Какой горизонт создания МФЦ? Вопрос очень важный. Приезжаешь, например, сейчас в Казахстан на встречу с каким-нибудь тамошним начальником, и оказывается, что на одном курсе учились в университете. А вот поколение, сейчас входящее в бизнес, уже учится не в МГУ, а в Лондонской школе экономики. И уже не «привет, Марат!», а «хэллоу, Майк!». Не опоздаем ли мы, не пойдут ли наши бывшие сателлиты в более привычную их нынешнему, входящему в бизнес поколению западную среду?

Здесь две темы. Первой ты коснулся: очень важно сохранять такой инструмент влияния, как образование лидирующих кадров национальных элит, вне зависимости — финансового центра, не финансового… Я был в Африке и видел, как люди, занимающие там достаточно высокие посты, пели русские песни. Такое до сих пор можно встретить и в Китае. Если человек пять своих лучших лет провел в России, завел там друзей, то это на всю жизнь, и это придает персонифицированный позитивный характер отношениям между странами. Поэтому это очень важная тема, и ее надо развивать.

Другой вопрос: успеем или нет. Ответа нет. Можем и не успеть. Мы уже видим, что многие компании из Казахстана котируются в Лондоне, в Торонто. Они хотят себя позиционировать как глобальные игроки, им кажется, что если они пойдут в Лондон, то их с большей вероятностью воспримут как глобальных игроков, чем если они пойдут на московскую биржу.

А разве это не так?

База инвесторов, которые покупают, например, те же майнинговые компании, на 90% одинакова в Москве и в Лондоне. Существует такое заблуждение среди эмитентов: они думают, что если придут не в Москву, а в Лондон, то откроют для себя совершенно новых инвесторов, которые их гораздо лучше оценят.

Оказывается, неправда — на них прежде всего смотрят не как, к примеру, на горнодобывающую или нефтяную компанию, а как на компанию из СНГ. Поэтому класс инвесторов, которые инвестируют в такие компании, — это прежде всего те, кто имеет exposure на этот географический регион, а не на эту отрасль.

У нас уже есть РТС и ММВБ, которые нормально работают. А что еще из числа ключевых составляющих нужно создать для международного финансового центра? Начнем с того, что не все финансовые инструменты доступны в российской юрисдикции. То есть очень часто инвесторы структурируют сделку за пределами России просто потому, что они не могут сделать этого по нашим законам. Нет прецедента, это не прописано в законодательстве.

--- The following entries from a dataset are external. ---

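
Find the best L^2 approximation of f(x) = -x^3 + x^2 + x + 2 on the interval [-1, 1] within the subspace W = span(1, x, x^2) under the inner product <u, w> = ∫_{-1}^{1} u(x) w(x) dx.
g(x) = x^2 + 2*x/5 + 2

The best approximation g ∈ W is the orthogonal projection of f onto W. Writing g = a_0 + a_1 x + a_2 x^2, the coefficients solve the normal equations G · a = b where
  G_{ij} = <φ_i, φ_j> and b_i = <f, φ_i>, with φ_0 = 1, φ_1 = x, φ_2 = x^2.
G =
  [2, 0, 2/3]
  [0, 2/3, 0]
  [2/3, 0, 2/5],
b = (14/3, 4/15, 26/15).
Solving gives a_0 = 2, a_1 = 2/5, a_2 = 1, so
  g(x) = x^2 + 2*x/5 + 2.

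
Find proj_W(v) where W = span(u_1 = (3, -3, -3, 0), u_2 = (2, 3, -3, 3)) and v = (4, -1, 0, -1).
proj_W(v) = (143/89, -163/89, -139/89, -12/89)

Set up U = [u_1 | ... | u_2] ∈ R^(4×2). The projector onto W = col(U) is P = U (U^T U)^(-1) U^T.
Compute U^T U =
  [27, 6]
  [6, 31],
and U^T v = (15, 2).
Solve U^T U · c = U^T v for the coefficients: c = (151/267, -4/89). The projection is proj_W(v) = U c.
Check: (v - proj_W(v)) · u_1 = 0  (should be 0).
Check: (v - proj_W(v)) · u_2 = 0  (should be 0).
Result: proj_W(v) = (143/89, -163/89, -139/89, -12/89).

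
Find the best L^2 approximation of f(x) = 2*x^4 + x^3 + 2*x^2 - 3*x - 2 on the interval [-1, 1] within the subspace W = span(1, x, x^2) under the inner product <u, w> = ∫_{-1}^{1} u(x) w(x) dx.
g(x) = 26*x^2/7 - 12*x/5 - 76/35

The best approximation g ∈ W is the orthogonal projection of f onto W. Writing g = a_0 + a_1 x + a_2 x^2, the coefficients solve the normal equations G · a = b where
  G_{ij} = <φ_i, φ_j> and b_i = <f, φ_i>, with φ_0 = 1, φ_1 = x, φ_2 = x^2.
G =
  [2, 0, 2/3]
  [0, 2/3, 0]
  [2/3, 0, 2/5],
b = (-28/15, -8/5, 4/105).
Solving gives a_0 = -76/35, a_1 = -12/5, a_2 = 26/7, so
  g(x) = 26*x^2/7 - 12*x/5 - 76/35.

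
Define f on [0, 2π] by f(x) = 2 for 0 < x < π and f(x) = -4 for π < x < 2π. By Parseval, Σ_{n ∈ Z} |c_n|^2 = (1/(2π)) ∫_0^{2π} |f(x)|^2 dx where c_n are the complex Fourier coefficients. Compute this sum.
Σ |c_n|^2 = 10

Parseval equates the L^2 energy of f (normalised by 1/(2π)) with the ℓ^2 sum of its Fourier coefficients: (1/(2π)) ∫_0^{2π} |f|^2 = Σ |c_n|^2.
Compute the left side: (1/(2π)) [∫_0^π 2^2 dx + ∫_π^{2π} (-4)^2 dx] = (1/(2π)) · (4π + 16π) = (4 + 16)/2 = 10.
So Σ_{n ∈ Z} |c_n|^2 = 10.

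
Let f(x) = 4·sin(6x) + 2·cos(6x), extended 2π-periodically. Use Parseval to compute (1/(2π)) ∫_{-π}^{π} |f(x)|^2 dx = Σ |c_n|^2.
Σ |c_n|^2 = 10

Expand |f|^2 and use orthogonality of {sin(nx), cos(mx)} on [-π, π]:
  ∫_{-π}^{π} sin(nx)^2 dx = π, ∫ cos(mx)^2 dx = π, and cross terms integrate to 0.
So ∫_{-π}^{π} f(x)^2 dx = 4^2 · π + 2^2 · π = (16 + 4)π.
Divide by 2π: (16 + 4)/2 = 10.
By Parseval, this equals Σ |c_n|^2.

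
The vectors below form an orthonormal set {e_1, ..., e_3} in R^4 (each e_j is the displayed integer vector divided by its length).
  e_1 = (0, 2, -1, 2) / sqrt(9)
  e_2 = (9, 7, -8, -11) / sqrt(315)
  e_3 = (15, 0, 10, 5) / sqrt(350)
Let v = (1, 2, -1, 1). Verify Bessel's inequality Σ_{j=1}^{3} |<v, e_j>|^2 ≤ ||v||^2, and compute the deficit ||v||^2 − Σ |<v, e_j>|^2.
Σ |<v, e_j>|^2 = 7; ||v||^2 = 7; deficit = 0

Write each e_j = u_j / sqrt(<u_j, u_j>) where u_j is the displayed integer vector. Then <v, e_j> = <v, u_j> / sqrt(<u_j, u_j>), so |<v, e_j>|^2 = <v, u_j>^2 / <u_j, u_j>.
Coefficients: <v, e_1> = 7/sqrt(9), <v, e_2> = 20/sqrt(315), <v, e_3> = 10/sqrt(350).
Square and sum: Σ |<v, e_j>|^2 = 7.
Compute ||v||^2 = v·v = 7.
Deficit = 7 − 7 = 0 ≥ 0, confirming Bessel's inequality. (The deficit equals ||v − Σ <v,e_j> e_j||^2, the squared distance from v to span{e_j}.)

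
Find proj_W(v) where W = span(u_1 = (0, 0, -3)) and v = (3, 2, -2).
proj_W(v) = (0, 0, -2)

Set up U = [u_1 | ... | u_1] ∈ R^(3×1). The projector onto W = col(U) is P = U (U^T U)^(-1) U^T.
Compute U^T U =
  [9],
and U^T v = (6).
Solve U^T U · c = U^T v for the coefficients: c = (2/3). The projection is proj_W(v) = U c.
Check: (v - proj_W(v)) · u_1 = 0  (should be 0).
Result: proj_W(v) = (0, 0, -2).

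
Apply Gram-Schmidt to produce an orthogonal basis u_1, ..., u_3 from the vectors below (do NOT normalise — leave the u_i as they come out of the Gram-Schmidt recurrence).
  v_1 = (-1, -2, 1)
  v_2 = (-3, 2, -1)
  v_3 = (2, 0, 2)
Orthogonal basis:
  u_1 = (-1, -2, 1)
  u_2 = (-10/3, 4/3, -2/3)
  u_3 = (0, 4/5, 8/5)

Apply the Gram-Schmidt recurrence
  u_1 = v_1
  u_i = v_i − Σ_{j<i} ((v_i · u_j) / (u_j · u_j)) · u_j.

Step by step this gives:
  u_1 = (-1, -2, 1)
  u_2 = (-10/3, 4/3, -2/3)
  u_3 = (0, 4/5, 8/5)

Orthogonality check:
  u_2 · u_1 = 0 (should be 0)
  u_3 · u_1 = 0 (should be 0)
  u_3 · u_2 = 0 (should be 0)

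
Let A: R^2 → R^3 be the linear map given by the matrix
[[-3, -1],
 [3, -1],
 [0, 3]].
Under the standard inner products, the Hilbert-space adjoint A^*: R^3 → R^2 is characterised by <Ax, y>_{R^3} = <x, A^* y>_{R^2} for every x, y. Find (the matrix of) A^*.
A^* = A^T =
[[-3, 3, 0],
 [-1, -1, 3]]

For real matrices with standard dot products, the defining identity <Ax, y> = <x, A^* y> gives (Ax)^T y = x^T (A^*) y, i.e. x^T A^T y = x^T (A^*) y. Since this holds for all x, y, we must have A^* = A^T. Therefore
A^* =
[[-3, 3, 0],
 [-1, -1, 3]].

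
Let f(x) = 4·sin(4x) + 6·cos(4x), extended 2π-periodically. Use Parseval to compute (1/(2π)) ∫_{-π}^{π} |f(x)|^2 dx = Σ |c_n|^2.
Σ |c_n|^2 = 26

Expand |f|^2 and use orthogonality of {sin(nx), cos(mx)} on [-π, π]:
  ∫_{-π}^{π} sin(nx)^2 dx = π, ∫ cos(mx)^2 dx = π, and cross terms integrate to 0.
So ∫_{-π}^{π} f(x)^2 dx = 4^2 · π + 6^2 · π = (16 + 36)π.
Divide by 2π: (16 + 36)/2 = 26.
By Parseval, this equals Σ |c_n|^2.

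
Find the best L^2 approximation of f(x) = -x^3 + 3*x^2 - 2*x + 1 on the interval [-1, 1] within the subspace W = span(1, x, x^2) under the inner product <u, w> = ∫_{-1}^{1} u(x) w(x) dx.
g(x) = 3*x^2 - 13*x/5 + 1

The best approximation g ∈ W is the orthogonal projection of f onto W. Writing g = a_0 + a_1 x + a_2 x^2, the coefficients solve the normal equations G · a = b where
  G_{ij} = <φ_i, φ_j> and b_i = <f, φ_i>, with φ_0 = 1, φ_1 = x, φ_2 = x^2.
G =
  [2, 0, 2/3]
  [0, 2/3, 0]
  [2/3, 0, 2/5],
b = (4, -26/15, 28/15).
Solving gives a_0 = 1, a_1 = -13/5, a_2 = 3, so
  g(x) = 3*x^2 - 13*x/5 + 1.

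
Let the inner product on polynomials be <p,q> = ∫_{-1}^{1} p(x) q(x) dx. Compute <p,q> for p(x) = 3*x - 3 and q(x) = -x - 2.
<p,q> = 10

Expand the product: p(x)·q(x) = -3*x^2 - 3*x + 6.
∫_{-1}^{1} of each monomial x^k gives [2/(k+1) if k even, 0 if k odd]. Integrating term-by-term (or equivalently evaluating the antiderivative F(x) = -x^3 - 3*x^2/2 + 6*x at the endpoints):
  F(1) − F(−1) = 7/2 − (-13/2) = 10.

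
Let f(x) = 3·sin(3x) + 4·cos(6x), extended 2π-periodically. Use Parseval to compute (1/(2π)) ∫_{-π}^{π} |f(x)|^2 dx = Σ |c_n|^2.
Σ |c_n|^2 = 25/2

Expand |f|^2 and use orthogonality of {sin(nx), cos(mx)} on [-π, π]:
  ∫_{-π}^{π} sin(nx)^2 dx = π, ∫ cos(mx)^2 dx = π, and cross terms integrate to 0.
So ∫_{-π}^{π} f(x)^2 dx = 3^2 · π + 4^2 · π = (9 + 16)π.
Divide by 2π: (9 + 16)/2 = 25/2.
By Parseval, this equals Σ |c_n|^2.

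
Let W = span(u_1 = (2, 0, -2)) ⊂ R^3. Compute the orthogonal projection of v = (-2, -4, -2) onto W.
proj_W(v) = (0, 0, 0)

Set up U = [u_1 | ... | u_1] ∈ R^(3×1). The projector onto W = col(U) is P = U (U^T U)^(-1) U^T.
Compute U^T U =
  [8],
and U^T v = (0).
Solve U^T U · c = U^T v for the coefficients: c = (0). The projection is proj_W(v) = U c.
Check: (v - proj_W(v)) · u_1 = 0  (should be 0).
Result: proj_W(v) = (0, 0, 0).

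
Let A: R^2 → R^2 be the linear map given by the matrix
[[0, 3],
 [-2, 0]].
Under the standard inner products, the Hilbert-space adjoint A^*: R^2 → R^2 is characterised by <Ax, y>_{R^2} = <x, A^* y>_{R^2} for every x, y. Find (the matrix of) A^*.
A^* = A^T =
[[0, -2],
 [3, 0]]

For real matrices with standard dot products, the defining identity <Ax, y> = <x, A^* y> gives (Ax)^T y = x^T (A^*) y, i.e. x^T A^T y = x^T (A^*) y. Since this holds for all x, y, we must have A^* = A^T. Therefore
A^* =
[[0, -2],
 [3, 0]].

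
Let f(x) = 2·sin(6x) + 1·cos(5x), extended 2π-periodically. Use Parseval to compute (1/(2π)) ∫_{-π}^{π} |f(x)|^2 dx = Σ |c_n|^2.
Σ |c_n|^2 = 5/2

Expand |f|^2 and use orthogonality of {sin(nx), cos(mx)} on [-π, π]:
  ∫_{-π}^{π} sin(nx)^2 dx = π, ∫ cos(mx)^2 dx = π, and cross terms integrate to 0.
So ∫_{-π}^{π} f(x)^2 dx = 2^2 · π + 1^2 · π = (4 + 1)π.
Divide by 2π: (4 + 1)/2 = 5/2.
By Parseval, this equals Σ |c_n|^2.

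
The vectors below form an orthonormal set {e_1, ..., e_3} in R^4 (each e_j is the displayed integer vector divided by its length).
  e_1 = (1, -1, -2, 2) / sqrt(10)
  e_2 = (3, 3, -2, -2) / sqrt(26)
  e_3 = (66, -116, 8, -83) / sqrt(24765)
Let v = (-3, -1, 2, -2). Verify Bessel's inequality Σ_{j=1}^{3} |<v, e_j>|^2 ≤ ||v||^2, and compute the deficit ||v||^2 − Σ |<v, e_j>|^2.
Σ |<v, e_j>|^2 = 6074/381; ||v||^2 = 18; deficit = 784/381

Write each e_j = u_j / sqrt(<u_j, u_j>) where u_j is the displayed integer vector. Then <v, e_j> = <v, u_j> / sqrt(<u_j, u_j>), so |<v, e_j>|^2 = <v, u_j>^2 / <u_j, u_j>.
Coefficients: <v, e_1> = -10/sqrt(10), <v, e_2> = -12/sqrt(26), <v, e_3> = 100/sqrt(24765).
Square and sum: Σ |<v, e_j>|^2 = 6074/381.
Compute ||v||^2 = v·v = 18.
Deficit = 18 − 6074/381 = 784/381 ≥ 0, confirming Bessel's inequality. (The deficit equals ||v − Σ <v,e_j> e_j||^2, the squared distance from v to span{e_j}.)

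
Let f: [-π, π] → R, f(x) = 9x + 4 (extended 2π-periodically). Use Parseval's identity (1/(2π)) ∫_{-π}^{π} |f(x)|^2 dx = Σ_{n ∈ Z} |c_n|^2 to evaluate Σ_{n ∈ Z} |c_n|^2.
Σ |c_n|^2 = 27π^2 + 16

Expand and integrate term by term over [-π, π]:
  ∫ (9x)^2 dx = 81·(2π^3/3); ∫ 2·9·(4)·x dx = 0 (odd integrand); ∫ 4^2 dx = 16·2π.
So (1/(2π)) ∫_{-π}^{π} (9x + 4)^2 dx = 81π^2/3 + 16 = 27π^2 + 16.
Parseval ⇒ Σ |c_n|^2 = 27π^2 + 16.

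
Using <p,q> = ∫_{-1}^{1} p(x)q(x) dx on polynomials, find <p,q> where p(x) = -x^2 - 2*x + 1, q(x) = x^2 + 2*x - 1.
<p,q> = -56/15

Expand the product: p(x)·q(x) = -x^4 - 4*x^3 - 2*x^2 + 4*x - 1.
∫_{-1}^{1} of each monomial x^k gives [2/(k+1) if k even, 0 if k odd]. Integrating term-by-term (or equivalently evaluating the antiderivative F(x) = -x^5/5 - x^4 - 2*x^3/3 + 2*x^2 - x at the endpoints):
  F(1) − F(−1) = -13/15 − (43/15) = -56/15.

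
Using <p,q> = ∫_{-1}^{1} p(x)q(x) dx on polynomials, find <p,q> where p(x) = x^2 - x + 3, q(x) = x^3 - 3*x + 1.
<p,q> = 124/15

Expand the product: p(x)·q(x) = x^5 - x^4 + 4*x^2 - 10*x + 3.
∫_{-1}^{1} of each monomial x^k gives [2/(k+1) if k even, 0 if k odd]. Integrating term-by-term (or equivalently evaluating the antiderivative F(x) = x^6/6 - x^5/5 + 4*x^3/3 - 5*x^2 + 3*x at the endpoints):
  F(1) − F(−1) = -7/10 − (-269/30) = 124/15.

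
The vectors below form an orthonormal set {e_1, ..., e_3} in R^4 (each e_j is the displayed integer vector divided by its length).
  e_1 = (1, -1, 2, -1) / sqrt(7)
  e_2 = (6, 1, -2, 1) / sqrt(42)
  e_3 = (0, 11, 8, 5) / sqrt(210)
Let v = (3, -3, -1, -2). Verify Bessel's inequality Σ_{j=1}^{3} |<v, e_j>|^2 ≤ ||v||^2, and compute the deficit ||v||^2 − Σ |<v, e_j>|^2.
Σ |<v, e_j>|^2 = 801/35; ||v||^2 = 23; deficit = 4/35

Write each e_j = u_j / sqrt(<u_j, u_j>) where u_j is the displayed integer vector. Then <v, e_j> = <v, u_j> / sqrt(<u_j, u_j>), so |<v, e_j>|^2 = <v, u_j>^2 / <u_j, u_j>.
Coefficients: <v, e_1> = 6/sqrt(7), <v, e_2> = 15/sqrt(42), <v, e_3> = -51/sqrt(210).
Square and sum: Σ |<v, e_j>|^2 = 801/35.
Compute ||v||^2 = v·v = 23.
Deficit = 23 − 801/35 = 4/35 ≥ 0, confirming Bessel's inequality. (The deficit equals ||v − Σ <v,e_j> e_j||^2, the squared distance from v to span{e_j}.)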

Второй момент. У нас другая расчетная система. Во всем мире рассчитываются по системе «t+3». То есть если ты сегодня заключил сделку, то рассчитываешься на третий день, когда ты даешь деньги, а против денег тебе дают акции. У нас господствует система «t+0», то есть если ты сегодня заключил сделку, то сегодня же должен заплатить и сегодня получишь свои акции.

Это ведь лучше.

С одной стороны, может показаться, что лучше. Но с другой — это означает, что инвестор должен преддепонировать деньги. То есть если рассчитываться по системе «t+0», то инвестор, пришедший на рынок, должен завезти сюда деньги, иметь в кармане миллион или миллиард и заплатить эти деньги хотя бы за день. То есть он может ничего не купить, но при этом понести издержки. Система «t+3» более комфортная, она позволяет сначала купить актив, а потом уже мобилизовать деньги и расплатиться.

Это техническая проблема?

Нет, вопрос доверия. К тому же через эту площадку торговать будет дороже.

Еще одна проблема: существует глобальная ассоциация кастодианов, банков, которые являются держателями акций, и они не признают наши депозитарии, точнее, признают их как бы второсортными, что сразу увеличивает риски, транзакции и т. д.

Проблема языка по-прежнему актуальна. Например, в Сингапуре английский, на котором работают все инвесторы, — один из государственных языков. У нас же не все говорят по-английски.

Научатся. Это не проблема. Чего еще нет?

Если говорить бинарно «да-нет», то почти все есть. Но когда начинаешь верифицировать каждый инструмент, оказывается, что он компромиссный, что его качество низкое, что некоторые вещи нельзя формализовать и что на некоторые вещи нельзя положиться, как, например, на судебную защиту в российской юрисдикции и т. д. И здесь мы очень сильно проигрываем.

А какой тогда должна быть миссия Александра Волошина, которому поручили создавать МФЦ? Он что должен сделать?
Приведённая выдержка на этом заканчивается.